In the report, available through companiesandmarkets.com, BMI comments that although it sees a significant improvement in consumer demand from 2012, it does not anticipate a complete recovery in sales to pre-crisis levels until 2013 and as such has revised its 2012 forecast to a decline in passenger car sales.
It adds that a number of factors are slowing the recovery in vehicle demand. Unemployment continues to be high, with the latest figures from Eurostat showing it stood at 7.2% in March. Although this is an improvement on the 9.6% rate recorded in December, BMI's Macroeconomic team expects the rate to average 8.4% in 2011, which will undoubtedly act as a drag on domestic demand for vehicles.
Estimates from the country's Automotive Industry Association (AIA) show that car production in the Czech Republic grew a robust 11.4% year-on-year to 895,728 units during the first three quarters of 2011. BMI believes that the better-than-expected growth came on the back of robust import demand from Germany, which is the destination for a large proportion of Czech-made vehicles.
However, it says that it believes that the momentum is unlikely to be sustained during the remainder of 2011 and in 2012, amid fears of a slowdown in German growth. It has accordingly stepped up its 2011 production growth forecast to just over 9% year-on-year.
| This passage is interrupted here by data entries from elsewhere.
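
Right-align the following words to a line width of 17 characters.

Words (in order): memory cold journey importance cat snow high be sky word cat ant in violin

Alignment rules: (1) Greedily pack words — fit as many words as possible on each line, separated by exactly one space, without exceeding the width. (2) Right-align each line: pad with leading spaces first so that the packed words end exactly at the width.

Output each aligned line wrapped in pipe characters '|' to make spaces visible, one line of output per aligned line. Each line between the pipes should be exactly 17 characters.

Answer: |      memory cold|
|          journey|
|   importance cat|
| snow high be sky|
|  word cat ant in|
|           violin|

Derivation:
Line 1: ['memory', 'cold'] (min_width=11, slack=6)
Line 2: ['journey'] (min_width=7, slack=10)
Line 3: ['importance', 'cat'] (min_width=14, slack=3)
Line 4: ['snow', 'high', 'be', 'sky'] (min_width=16, slack=1)
Line 5: ['word', 'cat', 'ant', 'in'] (min_width=15, slack=2)
Line 6: ['violin'] (min_width=6, slack=11)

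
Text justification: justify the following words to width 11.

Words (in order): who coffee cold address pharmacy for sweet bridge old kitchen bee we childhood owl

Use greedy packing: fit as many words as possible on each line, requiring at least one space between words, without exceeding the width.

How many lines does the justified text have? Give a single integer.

Answer: 10

Derivation:
Line 1: ['who', 'coffee'] (min_width=10, slack=1)
Line 2: ['cold'] (min_width=4, slack=7)
Line 3: ['address'] (min_width=7, slack=4)
Line 4: ['pharmacy'] (min_width=8, slack=3)
Line 5: ['for', 'sweet'] (min_width=9, slack=2)
Line 6: ['bridge', 'old'] (min_width=10, slack=1)
Line 7: ['kitchen', 'bee'] (min_width=11, slack=0)
Line 8: ['we'] (min_width=2, slack=9)
Line 9: ['childhood'] (min_width=9, slack=2)
Line 10: ['owl'] (min_width=3, slack=8)
Total lines: 10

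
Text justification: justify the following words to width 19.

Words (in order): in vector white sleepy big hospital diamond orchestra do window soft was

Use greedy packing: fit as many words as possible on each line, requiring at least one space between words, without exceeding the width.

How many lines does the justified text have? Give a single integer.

Line 1: ['in', 'vector', 'white'] (min_width=15, slack=4)
Line 2: ['sleepy', 'big', 'hospital'] (min_width=19, slack=0)
Line 3: ['diamond', 'orchestra'] (min_width=17, slack=2)
Line 4: ['do', 'window', 'soft', 'was'] (min_width=18, slack=1)
Total lines: 4

Answer: 4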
In 2012, BMI expects production to grow at a modest 5.4%, which it believes will come on the back of the ongoing recovery in the emerging European markets, rather than in the Czech Republic's traditional export partner. A bright spot for the Czech production segment, however, lies in the fact that much of the production is of small cars – a segment that BMI believes will outperform broader passenger cars sales.